In 1895 the US Supreme Court struck down as unconstitutional a tax system imposed by Congress which resembles our present system. The Court was attacked as being made up of “activist judges”. In response to the Court’s decision, a bi-partisan populist coalition in Congress spearheaded an 18 year battle which culminated in the ratification of the Sixteenth Amendment. This Amendment proposed to allow a direct tax on individual income. Not fully appreciating exactly what they were doing in the long run, by 1913 42 of the 48 states agreed to the Amendment. Uniquely, support for the Amendment was greatest in the Western [now red] states and the strongest opposition was in the Eastern [now blue] states. The states Virginia and Pennsylvania, original colonies and the home of the original “tax dispute”, refused even to consider the Amendment. Even 95 years later, the Virginia legislature has never mentioned it.
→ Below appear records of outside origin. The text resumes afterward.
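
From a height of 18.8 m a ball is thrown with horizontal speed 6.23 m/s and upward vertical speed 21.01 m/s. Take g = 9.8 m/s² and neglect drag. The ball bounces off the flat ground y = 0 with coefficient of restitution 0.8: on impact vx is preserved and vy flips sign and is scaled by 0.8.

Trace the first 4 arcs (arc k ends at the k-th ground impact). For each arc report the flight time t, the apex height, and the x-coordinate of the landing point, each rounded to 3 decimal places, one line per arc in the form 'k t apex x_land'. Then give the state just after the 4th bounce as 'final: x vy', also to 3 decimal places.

Arc 1: start y=18.800, vy=21.010 → t=5.048, apex=41.321, x_land=31.448, impact vy=-28.459
  bounce: vy ← 0.8·28.459 = 22.767
Arc 2: start y=0.000, vy=22.767 → t=4.646, apex=26.446, x_land=60.395, impact vy=-22.767
  bounce: vy ← 0.8·22.767 = 18.214
Arc 3: start y=0.000, vy=18.214 → t=3.717, apex=16.925, x_land=83.552, impact vy=-18.214
  bounce: vy ← 0.8·18.214 = 14.571
Arc 4: start y=0.000, vy=14.571 → t=2.974, apex=10.832, x_land=102.078, impact vy=-14.571
  bounce: vy ← 0.8·14.571 = 11.657

1 5.048 41.321 31.448
2 4.646 26.446 60.395
3 3.717 16.925 83.552
4 2.974 10.832 102.078
final: 102.078 11.657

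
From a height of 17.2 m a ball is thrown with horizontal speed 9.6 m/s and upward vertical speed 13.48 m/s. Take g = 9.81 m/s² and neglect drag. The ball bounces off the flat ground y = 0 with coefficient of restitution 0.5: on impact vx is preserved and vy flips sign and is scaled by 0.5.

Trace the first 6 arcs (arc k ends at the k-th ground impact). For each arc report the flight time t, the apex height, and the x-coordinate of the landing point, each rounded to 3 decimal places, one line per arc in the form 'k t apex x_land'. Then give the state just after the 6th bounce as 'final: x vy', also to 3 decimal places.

1 3.697 26.461 35.489
2 2.323 6.615 57.787
3 1.161 1.654 68.936
4 0.581 0.413 74.510
5 0.290 0.103 77.297
6 0.145 0.026 78.691
final: 78.691 0.356

Arc 1: start y=17.200, vy=13.480 → t=3.697, apex=26.461, x_land=35.489, impact vy=-22.785
  bounce: vy ← 0.5·22.785 = 11.393
Arc 2: start y=0.000, vy=11.393 → t=2.323, apex=6.615, x_land=57.787, impact vy=-11.393
  bounce: vy ← 0.5·11.393 = 5.696
Arc 3: start y=0.000, vy=5.696 → t=1.161, apex=1.654, x_land=68.936, impact vy=-5.696
  bounce: vy ← 0.5·5.696 = 2.848
Arc 4: start y=0.000, vy=2.848 → t=0.581, apex=0.413, x_land=74.510, impact vy=-2.848
  bounce: vy ← 0.5·2.848 = 1.424
Arc 5: start y=0.000, vy=1.424 → t=0.290, apex=0.103, x_land=77.297, impact vy=-1.424
  bounce: vy ← 0.5·1.424 = 0.712
Arc 6: start y=0.000, vy=0.712 → t=0.145, apex=0.026, x_land=78.691, impact vy=-0.712
  bounce: vy ← 0.5·0.712 = 0.356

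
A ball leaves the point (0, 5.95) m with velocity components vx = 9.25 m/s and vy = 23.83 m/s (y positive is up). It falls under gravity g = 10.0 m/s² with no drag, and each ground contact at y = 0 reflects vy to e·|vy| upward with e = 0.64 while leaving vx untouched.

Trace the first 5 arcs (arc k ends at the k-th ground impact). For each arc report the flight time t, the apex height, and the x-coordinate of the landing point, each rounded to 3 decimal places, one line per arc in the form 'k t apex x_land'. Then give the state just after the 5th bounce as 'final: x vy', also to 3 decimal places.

1 5.004 34.343 46.285
2 3.355 14.067 77.316
3 2.147 5.762 97.175
4 1.374 2.360 109.885
5 0.879 0.967 118.020
final: 118.020 2.814

Arc 1: start y=5.950, vy=23.830 → t=5.004, apex=34.343, x_land=46.285, impact vy=-26.208
  bounce: vy ← 0.64·26.208 = 16.773
Arc 2: start y=0.000, vy=16.773 → t=3.355, apex=14.067, x_land=77.316, impact vy=-16.773
  bounce: vy ← 0.64·16.773 = 10.735
Arc 3: start y=0.000, vy=10.735 → t=2.147, apex=5.762, x_land=97.175, impact vy=-10.735
  bounce: vy ← 0.64·10.735 = 6.870
Arc 4: start y=0.000, vy=6.870 → t=1.374, apex=2.360, x_land=109.885, impact vy=-6.870
  bounce: vy ← 0.64·6.870 = 4.397
Arc 5: start y=0.000, vy=4.397 → t=0.879, apex=0.967, x_land=118.020, impact vy=-4.397
  bounce: vy ← 0.64·4.397 = 2.814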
Today the innocent-appearing 30 words of the Sixteenth Amendment have given birth to the 5.6 million words of the tax code. [This is seven times larger than the King James Bible.] These 3,387 pages of statute do not include the 13,458 pages of regulations promulgated by the IRS, nor any of the thousands of court decisions which have interpreted the 17,000 pages.
The Sixteenth Amendment is a lesson to those who forget the importance of the Constitution, and its ultimate significance in everything we do as a free people. It is also a lesson in the importance of remembering its history and better appreciating the sheer brilliance of the original framers. Sometimes it is better to defer to James Madison’s “Virginian” judgment.